Larger companies shopping for supplies or spare parts are more concerned with availability of products and technical assistance than price, said John Baliotti, an analyst with Janney Montgomery Scott LLC in New York, who has a buy rating on the stock. Grainger’s spending to build distribution centers, add salespeople and improve its Internet system is helping the company take market share, he said.
$118 Billion Market
“Grainger is so far ahead of the competition and they just keep accelerating,” Baliotti said in an interview. “They’re not looking back and waiting for the competitors to catch up.”
In one example, the company introduced an Internet service in October that lets customers send a photograph of a part they need through a live chat to a sales representative, who can look up the item, Baliotti said.
There’s room for competitors, Ryan said. The $118 billion market for supplies for U.S. businesses is one of the few industries in the nation left that’s still divided among hundreds of small distributors, providing opportunities for larger ones to grow faster, Ryan said. Grainger, the biggest, has only 6 percent of the market, up from 4.6 percent in 2008.
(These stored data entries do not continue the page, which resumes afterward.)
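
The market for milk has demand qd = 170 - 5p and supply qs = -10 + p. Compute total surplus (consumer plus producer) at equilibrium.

Equilibrium: 170 - 5p = -10 + p gives p* = 30, q* = 20.
Demand choke price: p = 34; supply starts at p = 10.
CS = ½(34 − 30)(20) = 40; PS = ½(30 − 10)(20) = 200.

Total surplus = 240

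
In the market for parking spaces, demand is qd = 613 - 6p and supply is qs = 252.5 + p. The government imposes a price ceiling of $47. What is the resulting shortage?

Shortage = 31.5

Equilibrium price would be p* = 51.5, so the ceiling at 47 binds.
At p = 47: qd = 613 − 6(47) = 331, qs = 252.5 + 1(47) = 299.5.
Shortage = 331 − 299.5 = 31.5.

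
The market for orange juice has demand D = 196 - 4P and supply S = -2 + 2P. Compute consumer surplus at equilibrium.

Equilibrium: 196 - 4P = -2 + 2P gives P* = 33, Q* = 64.
Demand choke price (D = 0): P = 49.
CS = ½(49 − 33)(64) = 512.

Consumer surplus = 512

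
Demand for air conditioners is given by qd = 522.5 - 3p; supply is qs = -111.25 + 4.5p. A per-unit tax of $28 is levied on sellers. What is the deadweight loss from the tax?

Deadweight loss = 705.6

Pre-tax equilibrium: p* = 84.5, q* = 269.
Tax on sellers shifts supply to qs = -111.25 + 4.5(p − 28) = -237.25 + 4.5p.
522.5 - 3p = -237.25 + 4.5p gives buyer price pb = 101.3; sellers receive ps = 101.3 − 28 = 73.3.
New quantity: q = 522.5 − 3(101.3) = 218.6.
DWL = ½ × 28 × (269 − 218.6) = 705.6.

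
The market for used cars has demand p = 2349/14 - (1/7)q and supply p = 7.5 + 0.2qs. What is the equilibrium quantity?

Set the two price expressions equal: 2349/14 - (1/7)q = 7.5 + 0.2q.
1122/7 = (12/35)q, so q* = 467.5.
p* = 2349/14 − (1/7)(467.5) = 101.

q* = 467.5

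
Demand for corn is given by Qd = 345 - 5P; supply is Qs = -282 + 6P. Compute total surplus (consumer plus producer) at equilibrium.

Total surplus = 660

Equilibrium: 345 - 5P = -282 + 6P gives P* = 57, Q* = 60.
Demand choke price: P = 69; supply starts at P = 47.
CS = ½(69 − 57)(60) = 360; PS = ½(57 − 47)(60) = 300.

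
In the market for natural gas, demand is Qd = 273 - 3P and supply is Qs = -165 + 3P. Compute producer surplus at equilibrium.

Equilibrium: 273 - 3P = -165 + 3P gives P* = 73, Q* = 54.
Supply starts at P = 55 (where Qs = 0).
PS = ½(73 − 55)(54) = 486.

Producer surplus = 486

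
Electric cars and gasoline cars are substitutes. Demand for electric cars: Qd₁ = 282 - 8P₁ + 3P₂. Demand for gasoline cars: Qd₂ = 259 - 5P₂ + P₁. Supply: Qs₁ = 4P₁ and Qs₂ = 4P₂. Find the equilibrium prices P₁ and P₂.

Market 1: 282 - 8P₁ + 3P₂ = 4P₁ → 12P₁ - 3P₂ = 282.
Market 2: 9P₂ - P₁ = 259.
Eliminating P₂: 9×(1) + 3×(2) gives 105P₁ = 3315, so P₁ = 221/7.
Back-substitute into (2): P₂ = (259 + 1×221/7) / 9 = 226/7.

P₁ = 221/7, P₂ = 226/7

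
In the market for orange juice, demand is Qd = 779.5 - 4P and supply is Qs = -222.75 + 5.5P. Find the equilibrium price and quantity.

Set Qd = Qs: 779.5 - 4P = -222.75 + 5.5P.
1002.25 = 9.5P, so P* = 105.5.
Q* = 779.5 − 4(105.5) = 357.5.

P* = 105.5, Q* = 357.5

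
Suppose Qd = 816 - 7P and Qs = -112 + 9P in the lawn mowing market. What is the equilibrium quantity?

Q* = 410

Set Qd = Qs: 816 - 7P = -112 + 9P.
928 = 16P, so P* = 58.
Q* = 816 − 7(58) = 410.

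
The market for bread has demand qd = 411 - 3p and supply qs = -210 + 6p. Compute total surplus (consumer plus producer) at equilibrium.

Equilibrium: 411 - 3p = -210 + 6p gives p* = 69, q* = 204.
Demand choke price: p = 137; supply starts at p = 35.
CS = ½(137 − 69)(204) = 6936; PS = ½(69 − 35)(204) = 3468.

Total surplus = 10404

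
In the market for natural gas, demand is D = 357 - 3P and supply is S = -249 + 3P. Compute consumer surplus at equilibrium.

Consumer surplus = 486

Equilibrium: 357 - 3P = -249 + 3P gives P* = 101, Q* = 54.
Demand choke price (D = 0): P = 119.
CS = ½(119 − 101)(54) = 486.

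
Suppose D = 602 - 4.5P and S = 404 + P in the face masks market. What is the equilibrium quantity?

Q* = 440

Set D = S: 602 - 4.5P = 404 + P.
198 = 5.5P, so P* = 36.
Q* = 602 − 4.5(36) = 440.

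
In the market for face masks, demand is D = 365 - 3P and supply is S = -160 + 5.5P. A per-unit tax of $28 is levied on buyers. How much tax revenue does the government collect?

Tax revenue = 59668/17

Pre-tax equilibrium: P* = 1050/17, Q* = 3055/17.
Tax on buyers shifts demand to D = 365 − 3(P + 28) = 281 - 3P.
281 - 3P = -160 + 5.5P gives seller price Ps = 882/17; buyers pay Pb = 882/17 + 28 = 1358/17.
New quantity: Q = 365 − 3(1358/17) = 2131/17.
Revenue = 28 × 2131/17 = 59668/17.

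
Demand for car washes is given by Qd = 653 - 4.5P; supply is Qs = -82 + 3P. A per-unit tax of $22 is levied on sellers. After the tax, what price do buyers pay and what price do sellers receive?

Pre-tax equilibrium: P* = 98, Q* = 212.
Tax on sellers shifts supply to Qs = -82 + 3(P − 22) = -148 + 3P.
653 - 4.5P = -148 + 3P gives buyer price Pb = 106.8; sellers receive Ps = 106.8 − 22 = 84.8.
New quantity: Q = 653 − 4.5(106.8) = 172.4.

Buyers pay $106.8, sellers receive $84.8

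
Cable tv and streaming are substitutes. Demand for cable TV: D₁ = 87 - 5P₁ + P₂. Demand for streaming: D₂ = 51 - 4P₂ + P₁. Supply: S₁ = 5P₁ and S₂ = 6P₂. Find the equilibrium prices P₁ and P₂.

Market 1: 87 - 5P₁ + P₂ = 5P₁ → 10P₁ - P₂ = 87.
Market 2: 10P₂ - P₁ = 51.
Eliminating P₂: 10×(1) + 1×(2) gives 99P₁ = 921, so P₁ = 307/33.
Back-substitute into (2): P₂ = (51 + 1×307/33) / 10 = 199/33.

P₁ = 307/33, P₂ = 199/33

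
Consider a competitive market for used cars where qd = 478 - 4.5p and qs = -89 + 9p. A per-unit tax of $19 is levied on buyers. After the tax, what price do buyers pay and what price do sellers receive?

Buyers pay 164/3, sellers receive 107/3

Pre-tax equilibrium: p* = 42, q* = 289.
Tax on buyers shifts demand to qd = 478 − 4.5(p + 19) = 392.5 - 4.5p.
392.5 - 4.5p = -89 + 9p gives seller price ps = 107/3; buyers pay pb = 107/3 + 19 = 164/3.
New quantity: q = 478 − 4.5(164/3) = 232.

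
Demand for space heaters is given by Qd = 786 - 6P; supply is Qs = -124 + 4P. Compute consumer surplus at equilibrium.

Consumer surplus = 4800

Equilibrium: 786 - 6P = -124 + 4P gives P* = 91, Q* = 240.
Demand choke price (Qd = 0): P = 131.
CS = ½(131 − 91)(240) = 4800.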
“It’s highly fragmented and possible to grow for many years as the industry consolidates,” he said. “We’re still very much on the front end of the consolidation.”
Grainger’s shares are commanding a premium from investors because sales are growing faster than the market, said Brandon Geisler, a fund manager with Marsico Capital Management LLC in Denver, who owns the stock. The company has proved it can retain larger customers with services and compete for smaller ones on price with private-label goods, said Geisler, whose firm manages about $17 billion.
Grainger trades at a price-to-earnings ratio of 24 times compared with 17 for S&P 500 Index companies.
“We’re in a low-growth environment, so people are paying up for franchises where there’s relatively consistent growth,” Geisler said in a telephone interview. “Grainger is viewed as one of the better growth franchises.”
The company has opportunity to grow overseas, where markets for industry supplies are even more fragmented than the U.S., Ryan said.
Grainger gets about 25 percent of its sales outside of the U.S., with most of that in Canada. The company lowered the top end of its annual earnings per share forecast in October to $11.65 from $12 after third-quarter sales shrank in Canada and the stronger yen cut into its Japanese profits, Ryan said. The company also has operations in Europe and Latin America.
Grainger eventually aims to expand in China and India, where the $94 billion industrial supplies market is the second-largest behind the U.S. The company has had small operations in China since 2006 and in India for two years to study the market, he said.
“Once we figure out how to grow in China, we’ll get much more aggressive about investing,” Ryan said. “It won’t take us another five years. We’ll figure it out before then.”